Essentially this works like an industrial-strength grapple that can be used, for example, to tow fast-moving enemy vehicles in closer for the kill-straight into its "meat grinder" chain-treads, which can carve through metal much like their namesake.įor all the fervor, fear, and excitement caused by the apocalypse tank, it is to be expected that the design would draw some disdain. To further offset the tank's relatively slow speed is a now-standard magnetic harpoon secondary weapon, one of the first practical military tools based on the Union's continuing research into magnetism. The apocalypse is such a massive vehicle that ATP engineers installed a second set of cutting treads into its massive hull, enabling it to simply roll over just about anything that survives long enough to get in its way.
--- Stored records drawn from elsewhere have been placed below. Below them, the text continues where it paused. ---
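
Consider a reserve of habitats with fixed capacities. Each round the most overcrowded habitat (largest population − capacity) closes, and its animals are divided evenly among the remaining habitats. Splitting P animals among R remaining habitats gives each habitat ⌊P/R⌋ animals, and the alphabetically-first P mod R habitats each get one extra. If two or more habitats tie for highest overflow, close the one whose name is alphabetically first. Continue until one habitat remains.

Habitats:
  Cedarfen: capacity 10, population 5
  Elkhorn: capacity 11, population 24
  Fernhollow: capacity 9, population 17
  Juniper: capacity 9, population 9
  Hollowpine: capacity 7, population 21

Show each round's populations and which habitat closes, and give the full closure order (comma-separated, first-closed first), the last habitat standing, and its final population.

Round 1: Cedarfen=5 Elkhorn=24 Fernhollow=17 Hollowpine=21 Juniper=9 → close Hollowpine (overflow 14)
  21÷4 = 5 each, +1 to first 1
Round 2: Cedarfen=11 Elkhorn=29 Fernhollow=22 Juniper=14 → close Elkhorn (overflow 18)
  29÷3 = 9 each, +1 to first 2
Round 3: Cedarfen=21 Fernhollow=32 Juniper=23 → close Fernhollow (overflow 23)
  32÷2 = 16 each, +1 to first 0
Round 4: Cedarfen=37 Juniper=39 → close Juniper (overflow 30)
  39÷1 = 39 each, +1 to first 0

Closure order: Hollowpine, Elkhorn, Fernhollow, Juniper
Last habitat: Cedarfen with 76 animals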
The apocalypse tank design underwent several iterations before manufacturer Arkhangelsk Tank Plant settled on the most fearsome, awe-inspiring version in use today. While the apocalypse tank is very expensive to produce for all its Soviet excesses, it is virtually unstoppable on the ground. However, the corporation responsible for the apocalypse tank, Arkhangelsk Tank Plant (ATP), boldly promised the Soviet regime that the apocalypse would revolutionize modern vehicle warfare by trivializing other, lesser tanks. Such mainstream success is impossible to anticipate completely. The apocalypse tank even became popularized in a morning cartoon show and toy line ("They Are Not Allies"), at which point it truly became an icon not in the Soviet Union's military arsenal, and all over the world. The schoolmasters held fast, claiming that the name betrayed evidence of the Union's dissolution into an agenda of mutually-assured destruction with the Allies. While a cadre of schoolmasters denounced the naming of the vehicle as an act of fear-mongering, the Soviet government quickly quelled these concerns by insisting that the name was intended to give hope to the people-here is a tank that can withstand anything, they proudly said. On the whole, the Soviet Union is extremely proud of the apocalypse, which is widely featured in military multimedia propaganda, military recruitment mailings, motivational posters found in businesses and classrooms, and more. The apocalypse tank is the biggest, most powerful ground vehicle ever constructed, and simply cannot be stopped by anything remotely similar.